I’m fascinated with how organisms develop because it’s a lot like asking how a car works by looking at how it was built – by understanding the various components, we can reach a nuanced understanding of how and why we evolved to function a certain way.Caroline Ackley, Graduate Student
Molecular, Cellular, and Developmental Biology
UC Santa Barbara
During development, gene networks guide cells to adopt specific properties and functions, leading to a complete organism comprised of highly divergent cell types. Neurons are a particularly diverse cell type that require finely tuned genetic pathways to develop correctly. My research aims to understand how these gene regulatory networks lead to form and function in neurons using the soil-dwelling nematode C. elegans and tardigrade H. exemplaris as model organisms. There are several benefits to studying neurobiology in both animals, including their size and the fact that they are both transparent. Previous work has already uncovered the entire connectome and cell-fate map of C. elegans which allows us to ask complex questions about how their brains develop. Additionally, C. elegans and tardigrades can be genetically manipulated through RNAi feeding, transgenics, and mutagenesis to understand gene regulatory mechanisms on a fine scale. Ultimately, this research could inform future studies into personalized medicine and enhance our overall understanding of how brains develop.

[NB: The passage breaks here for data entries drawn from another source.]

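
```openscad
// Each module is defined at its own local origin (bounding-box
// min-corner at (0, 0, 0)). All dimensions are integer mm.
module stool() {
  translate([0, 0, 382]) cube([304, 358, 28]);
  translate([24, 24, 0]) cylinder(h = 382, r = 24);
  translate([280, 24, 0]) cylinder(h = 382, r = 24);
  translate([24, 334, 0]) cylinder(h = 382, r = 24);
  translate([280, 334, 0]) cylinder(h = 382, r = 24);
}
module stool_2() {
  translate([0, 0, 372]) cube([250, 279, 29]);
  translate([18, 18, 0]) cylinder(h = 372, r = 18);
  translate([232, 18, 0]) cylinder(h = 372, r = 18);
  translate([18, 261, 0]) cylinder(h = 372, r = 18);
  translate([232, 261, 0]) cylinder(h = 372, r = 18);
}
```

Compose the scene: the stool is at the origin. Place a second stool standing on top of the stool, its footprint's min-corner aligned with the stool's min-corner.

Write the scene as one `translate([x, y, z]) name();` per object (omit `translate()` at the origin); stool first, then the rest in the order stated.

stool();
translate([0, 0, 410]) stool_2();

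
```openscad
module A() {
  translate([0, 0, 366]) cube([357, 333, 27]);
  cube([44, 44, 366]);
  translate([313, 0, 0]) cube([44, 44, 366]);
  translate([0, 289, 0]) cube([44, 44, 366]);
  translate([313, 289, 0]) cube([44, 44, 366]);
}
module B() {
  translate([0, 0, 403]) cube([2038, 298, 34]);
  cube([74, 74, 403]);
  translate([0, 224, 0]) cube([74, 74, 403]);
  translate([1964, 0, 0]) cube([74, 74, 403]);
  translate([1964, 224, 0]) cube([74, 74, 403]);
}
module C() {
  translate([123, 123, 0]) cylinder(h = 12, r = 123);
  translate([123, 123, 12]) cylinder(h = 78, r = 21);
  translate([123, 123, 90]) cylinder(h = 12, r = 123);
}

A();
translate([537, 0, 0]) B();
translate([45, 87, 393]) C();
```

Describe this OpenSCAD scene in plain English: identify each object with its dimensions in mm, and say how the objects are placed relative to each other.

A is a four-legged stool. The seat is 357×333 mm, 27 mm thick, top at z = 393 mm. It stands on four square legs, each 44×44 mm in cross-section, from z = 0 to the seat underside, each flush with a corner of the seat.

B is a long wooden bench with a 2038 mm (x) × 298 mm (y) seat, 34 mm thick, its top surface 437 mm above the floor. Four 74 mm square legs at the seat corners, flush with the edges, run from z = 0 to the seat underside.

C is a spool: two coaxial disc flanges of radius 123 mm and thickness 12 mm, joined by a core cylinder of radius 21 mm and height 78 mm. The lower flange rests on z = 0 and the three cylinders share a vertical axis.

The bench is on the floor beside the stool on its +x side. The spool is on top of the stool.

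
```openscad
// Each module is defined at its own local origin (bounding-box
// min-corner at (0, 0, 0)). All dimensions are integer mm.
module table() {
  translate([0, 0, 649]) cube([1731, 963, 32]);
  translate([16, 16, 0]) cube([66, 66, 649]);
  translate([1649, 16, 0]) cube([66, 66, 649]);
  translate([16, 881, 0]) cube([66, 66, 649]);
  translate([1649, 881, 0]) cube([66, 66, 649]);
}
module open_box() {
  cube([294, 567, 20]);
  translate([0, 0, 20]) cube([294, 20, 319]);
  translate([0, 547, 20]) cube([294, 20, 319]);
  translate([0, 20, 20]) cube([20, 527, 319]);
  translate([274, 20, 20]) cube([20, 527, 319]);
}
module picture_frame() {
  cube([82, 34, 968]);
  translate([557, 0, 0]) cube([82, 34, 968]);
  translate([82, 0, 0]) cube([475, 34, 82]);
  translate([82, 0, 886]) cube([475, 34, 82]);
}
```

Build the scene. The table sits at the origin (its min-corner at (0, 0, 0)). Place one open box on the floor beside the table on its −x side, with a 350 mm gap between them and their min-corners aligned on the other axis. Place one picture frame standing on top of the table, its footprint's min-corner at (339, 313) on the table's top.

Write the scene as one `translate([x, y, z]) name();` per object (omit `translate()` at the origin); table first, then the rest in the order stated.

table();
translate([-644, 0, 0]) open_box();
translate([339, 313, 681]) picture_frame();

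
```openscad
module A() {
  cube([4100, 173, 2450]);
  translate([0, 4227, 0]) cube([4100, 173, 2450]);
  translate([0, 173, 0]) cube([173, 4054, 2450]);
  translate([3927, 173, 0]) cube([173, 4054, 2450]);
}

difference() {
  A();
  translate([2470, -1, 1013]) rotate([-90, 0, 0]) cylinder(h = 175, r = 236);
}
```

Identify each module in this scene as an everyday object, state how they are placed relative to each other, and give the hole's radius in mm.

The subtracted cylinder has r = 236 mm.

A is a house frame. The house frame has a circular hole through its front wall. The hole's radius is 236 mm.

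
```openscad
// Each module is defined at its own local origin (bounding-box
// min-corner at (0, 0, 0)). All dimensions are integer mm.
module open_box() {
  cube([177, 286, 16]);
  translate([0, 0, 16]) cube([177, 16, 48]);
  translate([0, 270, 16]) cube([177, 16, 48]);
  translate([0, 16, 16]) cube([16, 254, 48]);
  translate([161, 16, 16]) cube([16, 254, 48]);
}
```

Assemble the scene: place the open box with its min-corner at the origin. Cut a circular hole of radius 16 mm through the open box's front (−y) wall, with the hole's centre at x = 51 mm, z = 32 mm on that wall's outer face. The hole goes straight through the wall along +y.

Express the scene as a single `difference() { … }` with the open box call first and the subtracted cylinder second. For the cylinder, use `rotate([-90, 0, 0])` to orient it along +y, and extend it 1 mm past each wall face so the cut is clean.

difference() {
  open_box();
  translate([51, -1, 32]) rotate([-90, 0, 0]) cylinder(h = 18, r = 16);
}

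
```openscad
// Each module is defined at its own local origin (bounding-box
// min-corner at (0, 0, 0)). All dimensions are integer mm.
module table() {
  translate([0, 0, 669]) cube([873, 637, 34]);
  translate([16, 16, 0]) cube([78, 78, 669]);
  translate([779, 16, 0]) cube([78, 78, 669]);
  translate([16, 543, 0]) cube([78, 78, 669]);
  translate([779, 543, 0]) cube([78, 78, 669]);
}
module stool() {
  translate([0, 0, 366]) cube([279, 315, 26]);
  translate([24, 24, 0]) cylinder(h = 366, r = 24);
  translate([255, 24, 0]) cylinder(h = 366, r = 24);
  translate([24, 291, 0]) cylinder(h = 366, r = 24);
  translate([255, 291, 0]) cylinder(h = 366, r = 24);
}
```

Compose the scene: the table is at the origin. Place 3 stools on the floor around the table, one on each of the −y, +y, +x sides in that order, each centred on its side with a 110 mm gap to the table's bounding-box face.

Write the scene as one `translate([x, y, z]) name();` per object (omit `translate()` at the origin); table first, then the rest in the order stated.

table();
translate([297, -425, 0]) stool();
translate([297, 747, 0]) stool();
translate([983, 161, 0]) stool();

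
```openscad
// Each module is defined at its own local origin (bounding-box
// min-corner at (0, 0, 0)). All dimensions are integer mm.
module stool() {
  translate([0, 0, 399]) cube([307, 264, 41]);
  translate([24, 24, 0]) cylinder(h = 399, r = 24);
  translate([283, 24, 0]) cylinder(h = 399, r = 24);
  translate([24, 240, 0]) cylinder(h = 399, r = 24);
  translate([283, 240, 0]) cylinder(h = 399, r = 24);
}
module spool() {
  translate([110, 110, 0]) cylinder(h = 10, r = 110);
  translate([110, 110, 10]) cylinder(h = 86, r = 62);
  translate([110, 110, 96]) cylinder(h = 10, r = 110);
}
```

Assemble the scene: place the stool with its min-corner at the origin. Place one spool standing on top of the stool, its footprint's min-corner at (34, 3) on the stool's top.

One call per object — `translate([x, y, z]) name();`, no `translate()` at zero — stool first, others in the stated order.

stool();
translate([34, 3, 440]) spool();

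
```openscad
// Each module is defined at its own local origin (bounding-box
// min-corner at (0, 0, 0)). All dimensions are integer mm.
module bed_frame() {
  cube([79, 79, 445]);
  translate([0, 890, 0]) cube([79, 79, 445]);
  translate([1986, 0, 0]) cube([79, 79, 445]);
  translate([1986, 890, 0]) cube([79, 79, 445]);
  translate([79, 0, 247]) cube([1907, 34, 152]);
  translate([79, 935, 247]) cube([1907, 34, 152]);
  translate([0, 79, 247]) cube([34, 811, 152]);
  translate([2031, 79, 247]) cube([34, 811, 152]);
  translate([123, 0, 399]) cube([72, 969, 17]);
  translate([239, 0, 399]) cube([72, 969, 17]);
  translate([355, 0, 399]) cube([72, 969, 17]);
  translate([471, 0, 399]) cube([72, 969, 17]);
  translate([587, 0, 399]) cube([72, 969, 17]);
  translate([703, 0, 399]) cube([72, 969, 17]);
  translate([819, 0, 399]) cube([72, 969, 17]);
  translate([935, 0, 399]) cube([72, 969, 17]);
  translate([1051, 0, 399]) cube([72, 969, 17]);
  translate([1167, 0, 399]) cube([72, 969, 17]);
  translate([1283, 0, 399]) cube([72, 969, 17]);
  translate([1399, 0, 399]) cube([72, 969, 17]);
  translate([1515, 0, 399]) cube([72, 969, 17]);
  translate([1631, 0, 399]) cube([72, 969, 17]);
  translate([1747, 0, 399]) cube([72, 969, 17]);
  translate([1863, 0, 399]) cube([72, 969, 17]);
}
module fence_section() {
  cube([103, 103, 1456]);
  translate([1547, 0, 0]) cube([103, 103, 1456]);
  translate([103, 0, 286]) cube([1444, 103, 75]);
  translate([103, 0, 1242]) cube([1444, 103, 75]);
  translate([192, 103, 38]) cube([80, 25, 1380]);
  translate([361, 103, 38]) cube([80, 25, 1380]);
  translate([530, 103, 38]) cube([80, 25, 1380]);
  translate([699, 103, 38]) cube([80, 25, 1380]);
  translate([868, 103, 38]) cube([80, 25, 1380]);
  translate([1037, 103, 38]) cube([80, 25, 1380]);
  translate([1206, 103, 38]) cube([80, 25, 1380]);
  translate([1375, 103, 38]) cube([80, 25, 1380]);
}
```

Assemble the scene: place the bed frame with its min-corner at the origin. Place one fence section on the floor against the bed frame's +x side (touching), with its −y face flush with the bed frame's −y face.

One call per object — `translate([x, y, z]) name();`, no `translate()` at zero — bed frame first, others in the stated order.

bed_frame();
translate([2065, 0, 0]) fence_section();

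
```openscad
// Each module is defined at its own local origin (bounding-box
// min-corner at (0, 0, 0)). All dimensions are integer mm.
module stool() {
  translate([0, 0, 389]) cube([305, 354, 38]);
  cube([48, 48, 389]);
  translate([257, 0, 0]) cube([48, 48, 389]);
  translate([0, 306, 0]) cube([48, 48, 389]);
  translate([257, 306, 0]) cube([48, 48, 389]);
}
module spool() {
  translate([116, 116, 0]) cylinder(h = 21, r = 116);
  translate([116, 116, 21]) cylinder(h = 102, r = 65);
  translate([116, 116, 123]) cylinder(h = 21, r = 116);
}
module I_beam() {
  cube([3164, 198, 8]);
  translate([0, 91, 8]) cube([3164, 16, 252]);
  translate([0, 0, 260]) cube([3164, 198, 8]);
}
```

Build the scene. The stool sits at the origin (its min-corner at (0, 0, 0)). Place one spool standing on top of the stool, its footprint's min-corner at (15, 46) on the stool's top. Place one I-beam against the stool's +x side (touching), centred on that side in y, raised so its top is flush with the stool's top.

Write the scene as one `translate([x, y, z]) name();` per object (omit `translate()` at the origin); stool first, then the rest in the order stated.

stool();
translate([15, 46, 427]) spool();
translate([305, 78, 159]) I_beam();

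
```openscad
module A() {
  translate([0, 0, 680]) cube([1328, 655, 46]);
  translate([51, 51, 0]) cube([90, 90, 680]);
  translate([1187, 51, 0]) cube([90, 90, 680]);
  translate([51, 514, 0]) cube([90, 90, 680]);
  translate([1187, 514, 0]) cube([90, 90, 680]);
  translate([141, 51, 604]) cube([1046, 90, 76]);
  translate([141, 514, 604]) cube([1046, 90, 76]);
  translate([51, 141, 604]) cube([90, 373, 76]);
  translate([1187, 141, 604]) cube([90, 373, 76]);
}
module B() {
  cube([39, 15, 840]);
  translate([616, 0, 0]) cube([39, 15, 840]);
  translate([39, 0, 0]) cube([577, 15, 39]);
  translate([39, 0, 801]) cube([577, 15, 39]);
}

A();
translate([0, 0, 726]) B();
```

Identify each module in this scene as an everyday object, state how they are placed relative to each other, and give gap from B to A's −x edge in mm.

The picture frame's min-x is at 0; the table's min-x is 0; gap = 0 mm.

A is a table. B is a picture frame. The picture frame is on top of the table. The gap from the picture frame to the table's −x edge is 0 mm.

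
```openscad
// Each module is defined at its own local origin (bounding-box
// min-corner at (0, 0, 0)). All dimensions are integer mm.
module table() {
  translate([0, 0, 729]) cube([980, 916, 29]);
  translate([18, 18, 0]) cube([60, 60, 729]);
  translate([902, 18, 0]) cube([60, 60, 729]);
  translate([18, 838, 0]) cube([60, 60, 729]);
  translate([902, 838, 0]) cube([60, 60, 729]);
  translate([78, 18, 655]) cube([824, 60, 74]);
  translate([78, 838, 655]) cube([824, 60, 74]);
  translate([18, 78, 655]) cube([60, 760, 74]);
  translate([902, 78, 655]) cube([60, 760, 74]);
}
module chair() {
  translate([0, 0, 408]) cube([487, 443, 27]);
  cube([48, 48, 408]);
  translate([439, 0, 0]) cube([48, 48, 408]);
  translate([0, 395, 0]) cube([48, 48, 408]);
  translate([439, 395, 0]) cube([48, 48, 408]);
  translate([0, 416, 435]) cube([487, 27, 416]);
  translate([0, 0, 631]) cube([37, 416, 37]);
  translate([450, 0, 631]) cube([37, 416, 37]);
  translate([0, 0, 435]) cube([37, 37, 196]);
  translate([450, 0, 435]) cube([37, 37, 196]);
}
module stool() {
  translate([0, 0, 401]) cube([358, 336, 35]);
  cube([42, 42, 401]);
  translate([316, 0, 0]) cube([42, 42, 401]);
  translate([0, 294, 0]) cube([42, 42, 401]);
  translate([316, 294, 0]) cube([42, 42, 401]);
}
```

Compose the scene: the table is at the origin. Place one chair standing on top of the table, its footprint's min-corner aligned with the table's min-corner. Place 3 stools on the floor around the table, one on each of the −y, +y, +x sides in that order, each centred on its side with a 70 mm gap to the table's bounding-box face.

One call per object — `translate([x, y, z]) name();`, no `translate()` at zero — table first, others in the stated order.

table();
translate([0, 0, 758]) chair();
translate([311, -406, 0]) stool();
translate([311, 986, 0]) stool();
translate([1050, 290, 0]) stool();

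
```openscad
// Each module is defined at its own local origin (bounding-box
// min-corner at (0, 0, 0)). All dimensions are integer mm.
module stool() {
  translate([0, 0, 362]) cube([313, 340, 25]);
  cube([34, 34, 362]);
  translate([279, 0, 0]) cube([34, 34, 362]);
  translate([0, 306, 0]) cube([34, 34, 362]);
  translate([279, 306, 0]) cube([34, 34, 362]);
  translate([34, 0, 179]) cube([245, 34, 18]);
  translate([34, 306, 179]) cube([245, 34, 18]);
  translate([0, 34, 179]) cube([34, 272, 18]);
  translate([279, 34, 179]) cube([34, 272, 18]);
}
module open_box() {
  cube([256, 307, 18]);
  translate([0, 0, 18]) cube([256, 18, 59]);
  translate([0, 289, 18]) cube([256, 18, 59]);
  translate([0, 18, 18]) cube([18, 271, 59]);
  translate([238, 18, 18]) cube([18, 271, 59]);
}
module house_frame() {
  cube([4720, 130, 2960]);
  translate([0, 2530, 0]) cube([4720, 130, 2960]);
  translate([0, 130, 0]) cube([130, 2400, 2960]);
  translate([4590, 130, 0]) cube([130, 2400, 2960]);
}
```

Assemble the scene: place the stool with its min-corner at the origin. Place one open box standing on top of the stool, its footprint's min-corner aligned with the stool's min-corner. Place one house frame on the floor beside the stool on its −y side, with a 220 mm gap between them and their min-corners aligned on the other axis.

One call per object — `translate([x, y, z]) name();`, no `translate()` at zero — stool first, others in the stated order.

stool();
translate([0, 0, 387]) open_box();
translate([0, -2880, 0]) house_frame();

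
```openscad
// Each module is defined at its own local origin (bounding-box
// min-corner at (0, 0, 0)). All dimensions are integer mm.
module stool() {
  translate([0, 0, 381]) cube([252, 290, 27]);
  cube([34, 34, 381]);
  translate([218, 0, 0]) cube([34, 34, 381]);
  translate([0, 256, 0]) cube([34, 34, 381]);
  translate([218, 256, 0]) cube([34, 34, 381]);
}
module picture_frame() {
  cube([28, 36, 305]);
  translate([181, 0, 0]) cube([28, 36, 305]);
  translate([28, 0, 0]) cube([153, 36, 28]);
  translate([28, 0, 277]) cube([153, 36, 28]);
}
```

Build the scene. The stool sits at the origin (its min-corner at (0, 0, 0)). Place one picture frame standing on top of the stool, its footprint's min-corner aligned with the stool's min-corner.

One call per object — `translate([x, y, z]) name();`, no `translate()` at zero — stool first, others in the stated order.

stool();
translate([0, 0, 408]) picture_frame();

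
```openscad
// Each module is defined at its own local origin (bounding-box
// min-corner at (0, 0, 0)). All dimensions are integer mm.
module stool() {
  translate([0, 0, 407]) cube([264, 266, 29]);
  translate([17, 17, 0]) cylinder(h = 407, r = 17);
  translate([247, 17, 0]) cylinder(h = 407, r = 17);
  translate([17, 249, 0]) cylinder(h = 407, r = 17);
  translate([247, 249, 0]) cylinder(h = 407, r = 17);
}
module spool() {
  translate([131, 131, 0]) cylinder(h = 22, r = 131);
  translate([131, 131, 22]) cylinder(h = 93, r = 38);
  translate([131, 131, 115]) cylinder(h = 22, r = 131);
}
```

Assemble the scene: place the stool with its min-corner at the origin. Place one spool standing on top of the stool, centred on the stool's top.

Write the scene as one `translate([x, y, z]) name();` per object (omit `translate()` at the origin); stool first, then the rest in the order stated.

stool();
translate([1, 2, 436]) spool();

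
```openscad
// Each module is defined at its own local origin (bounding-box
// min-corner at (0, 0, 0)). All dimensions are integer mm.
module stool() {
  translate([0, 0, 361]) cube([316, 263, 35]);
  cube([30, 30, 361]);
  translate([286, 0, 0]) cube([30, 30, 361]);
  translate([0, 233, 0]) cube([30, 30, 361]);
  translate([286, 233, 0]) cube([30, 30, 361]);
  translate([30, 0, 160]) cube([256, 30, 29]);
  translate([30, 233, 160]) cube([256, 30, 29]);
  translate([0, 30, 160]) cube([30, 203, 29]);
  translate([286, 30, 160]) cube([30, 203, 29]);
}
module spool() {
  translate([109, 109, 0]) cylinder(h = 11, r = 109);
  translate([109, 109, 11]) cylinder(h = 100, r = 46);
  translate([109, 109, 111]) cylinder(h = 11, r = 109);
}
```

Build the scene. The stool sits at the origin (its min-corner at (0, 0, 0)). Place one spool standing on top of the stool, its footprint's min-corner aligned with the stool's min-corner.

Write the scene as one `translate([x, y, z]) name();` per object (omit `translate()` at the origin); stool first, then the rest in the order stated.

stool();
translate([0, 0, 396]) spool();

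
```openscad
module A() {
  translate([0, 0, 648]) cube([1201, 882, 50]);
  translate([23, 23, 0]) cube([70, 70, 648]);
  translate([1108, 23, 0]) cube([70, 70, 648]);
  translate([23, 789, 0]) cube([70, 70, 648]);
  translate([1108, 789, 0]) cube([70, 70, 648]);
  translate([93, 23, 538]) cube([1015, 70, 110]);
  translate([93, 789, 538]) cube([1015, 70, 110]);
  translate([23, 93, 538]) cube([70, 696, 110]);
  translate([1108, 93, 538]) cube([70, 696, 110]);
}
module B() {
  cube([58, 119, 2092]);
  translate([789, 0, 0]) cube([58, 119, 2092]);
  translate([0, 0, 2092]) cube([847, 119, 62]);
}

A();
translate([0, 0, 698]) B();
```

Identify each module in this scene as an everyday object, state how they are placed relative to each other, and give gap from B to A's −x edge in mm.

A is a table. B is a door frame. The door frame is on top of the table. The gap from the door frame to the table's −x edge is 0 mm.

The door frame's min-x is at 0; the table's min-x is 0; gap = 0 mm.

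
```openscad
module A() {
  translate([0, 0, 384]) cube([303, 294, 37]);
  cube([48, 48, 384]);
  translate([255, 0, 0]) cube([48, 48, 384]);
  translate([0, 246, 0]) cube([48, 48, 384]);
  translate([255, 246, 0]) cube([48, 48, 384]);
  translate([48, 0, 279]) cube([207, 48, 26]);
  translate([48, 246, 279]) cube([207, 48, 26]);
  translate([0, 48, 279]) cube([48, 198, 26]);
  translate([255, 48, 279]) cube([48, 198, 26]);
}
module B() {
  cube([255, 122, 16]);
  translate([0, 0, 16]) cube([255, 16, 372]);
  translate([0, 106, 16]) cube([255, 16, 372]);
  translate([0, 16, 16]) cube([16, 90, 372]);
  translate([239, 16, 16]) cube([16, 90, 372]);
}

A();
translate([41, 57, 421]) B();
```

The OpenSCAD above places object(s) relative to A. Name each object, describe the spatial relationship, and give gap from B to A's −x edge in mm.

The open box's min-x is at 41; the stool's min-x is 0; gap = 41 mm.

A is a stool. B is an open box. The open box is on top of the stool. The gap from the open box to the stool's −x edge is 41 mm.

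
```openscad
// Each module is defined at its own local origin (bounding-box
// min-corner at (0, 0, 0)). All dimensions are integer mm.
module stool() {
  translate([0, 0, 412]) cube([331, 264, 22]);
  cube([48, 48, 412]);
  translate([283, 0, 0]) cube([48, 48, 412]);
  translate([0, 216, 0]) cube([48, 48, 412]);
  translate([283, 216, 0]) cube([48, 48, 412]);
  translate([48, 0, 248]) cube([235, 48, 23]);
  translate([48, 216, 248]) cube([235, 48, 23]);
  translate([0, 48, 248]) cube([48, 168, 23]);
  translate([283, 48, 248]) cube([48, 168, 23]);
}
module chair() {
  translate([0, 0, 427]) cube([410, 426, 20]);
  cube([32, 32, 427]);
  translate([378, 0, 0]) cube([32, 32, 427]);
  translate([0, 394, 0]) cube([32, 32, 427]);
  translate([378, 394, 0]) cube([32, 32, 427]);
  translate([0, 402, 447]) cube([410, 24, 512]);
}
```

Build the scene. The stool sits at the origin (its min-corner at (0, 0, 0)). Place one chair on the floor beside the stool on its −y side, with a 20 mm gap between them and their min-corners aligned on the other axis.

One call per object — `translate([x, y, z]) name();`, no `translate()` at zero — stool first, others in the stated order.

stool();
translate([0, -446, 0]) chair();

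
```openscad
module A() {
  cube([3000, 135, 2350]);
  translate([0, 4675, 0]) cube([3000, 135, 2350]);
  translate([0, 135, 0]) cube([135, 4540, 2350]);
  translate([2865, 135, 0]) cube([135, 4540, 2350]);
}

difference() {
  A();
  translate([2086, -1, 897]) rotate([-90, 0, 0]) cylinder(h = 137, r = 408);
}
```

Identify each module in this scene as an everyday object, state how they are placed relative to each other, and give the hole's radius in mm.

A is a house frame. The house frame has a circular hole through its front wall. The hole's radius is 408 mm.

The subtracted cylinder has r = 408 mm.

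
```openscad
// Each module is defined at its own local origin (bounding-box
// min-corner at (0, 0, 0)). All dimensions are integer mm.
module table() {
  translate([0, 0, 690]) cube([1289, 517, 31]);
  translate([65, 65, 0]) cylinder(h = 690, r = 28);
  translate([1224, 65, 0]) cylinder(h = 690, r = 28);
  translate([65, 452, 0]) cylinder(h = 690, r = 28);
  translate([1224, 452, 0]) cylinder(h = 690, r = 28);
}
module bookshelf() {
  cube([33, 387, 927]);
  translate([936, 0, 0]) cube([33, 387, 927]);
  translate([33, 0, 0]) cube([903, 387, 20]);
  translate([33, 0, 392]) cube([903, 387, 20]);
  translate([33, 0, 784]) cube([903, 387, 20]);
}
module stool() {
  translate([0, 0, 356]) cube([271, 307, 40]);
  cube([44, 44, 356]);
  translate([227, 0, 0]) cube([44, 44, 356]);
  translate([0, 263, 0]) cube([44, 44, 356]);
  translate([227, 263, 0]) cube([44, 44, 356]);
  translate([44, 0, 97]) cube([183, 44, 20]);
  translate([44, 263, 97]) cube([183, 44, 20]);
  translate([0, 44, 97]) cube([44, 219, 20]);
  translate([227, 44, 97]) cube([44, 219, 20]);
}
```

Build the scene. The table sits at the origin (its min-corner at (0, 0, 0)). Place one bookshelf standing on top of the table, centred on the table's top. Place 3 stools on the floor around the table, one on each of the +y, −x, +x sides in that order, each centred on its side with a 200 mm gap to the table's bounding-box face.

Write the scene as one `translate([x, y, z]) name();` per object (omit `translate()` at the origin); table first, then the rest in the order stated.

table();
translate([160, 65, 721]) bookshelf();
translate([509, 717, 0]) stool();
translate([-471, 105, 0]) stool();
translate([1489, 105, 0]) stool();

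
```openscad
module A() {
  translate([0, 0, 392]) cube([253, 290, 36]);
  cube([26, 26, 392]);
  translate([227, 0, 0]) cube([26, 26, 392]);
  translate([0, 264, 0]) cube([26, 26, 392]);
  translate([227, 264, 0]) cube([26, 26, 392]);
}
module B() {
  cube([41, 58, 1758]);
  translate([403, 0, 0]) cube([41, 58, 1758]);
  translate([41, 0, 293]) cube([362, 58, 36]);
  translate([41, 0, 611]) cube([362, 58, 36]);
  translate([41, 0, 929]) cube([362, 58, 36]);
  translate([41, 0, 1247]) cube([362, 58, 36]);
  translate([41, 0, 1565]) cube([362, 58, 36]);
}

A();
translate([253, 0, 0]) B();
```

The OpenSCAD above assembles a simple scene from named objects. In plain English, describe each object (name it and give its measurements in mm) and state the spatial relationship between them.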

How and Why Did You Get Into Your Area of Research?
I earned my undergraduate degree in Biopsychology from UCSB and was fortunate to assist in a few labs on campus. After graduating, I joined Benjamin Reese’s lab as a lab technician in the field of retinal development. I’m fascinated with how organisms develop because it’s a lot like asking how a car works by looking at how it was built – by understanding the various components, we can reach a nuanced understanding of how and why we evolved to function a certain way. Once I joined the graduate program, I switched from working with mice to working with worms because of the kinds of experiments you can perform in such a small, short-lived animal. Our generation of researchers has incredible access to cutting-edge genetic tools (like CRISPR) that makes the work I do especially exciting.
What Do You Find Rewarding About Your Research?
Worm research is exciting because we are constantly finding out new things about an organism that people don’t often think (or even know) about. Although it might seem far removed from the kind of research that leads to life-saving medical interventions, a lot of important discoveries that changed our understanding of human biology were first made in C. elegans. I love doing research that answers questions more closely related to who we are and where we came from and thinking about what kind of impact it might have in the future.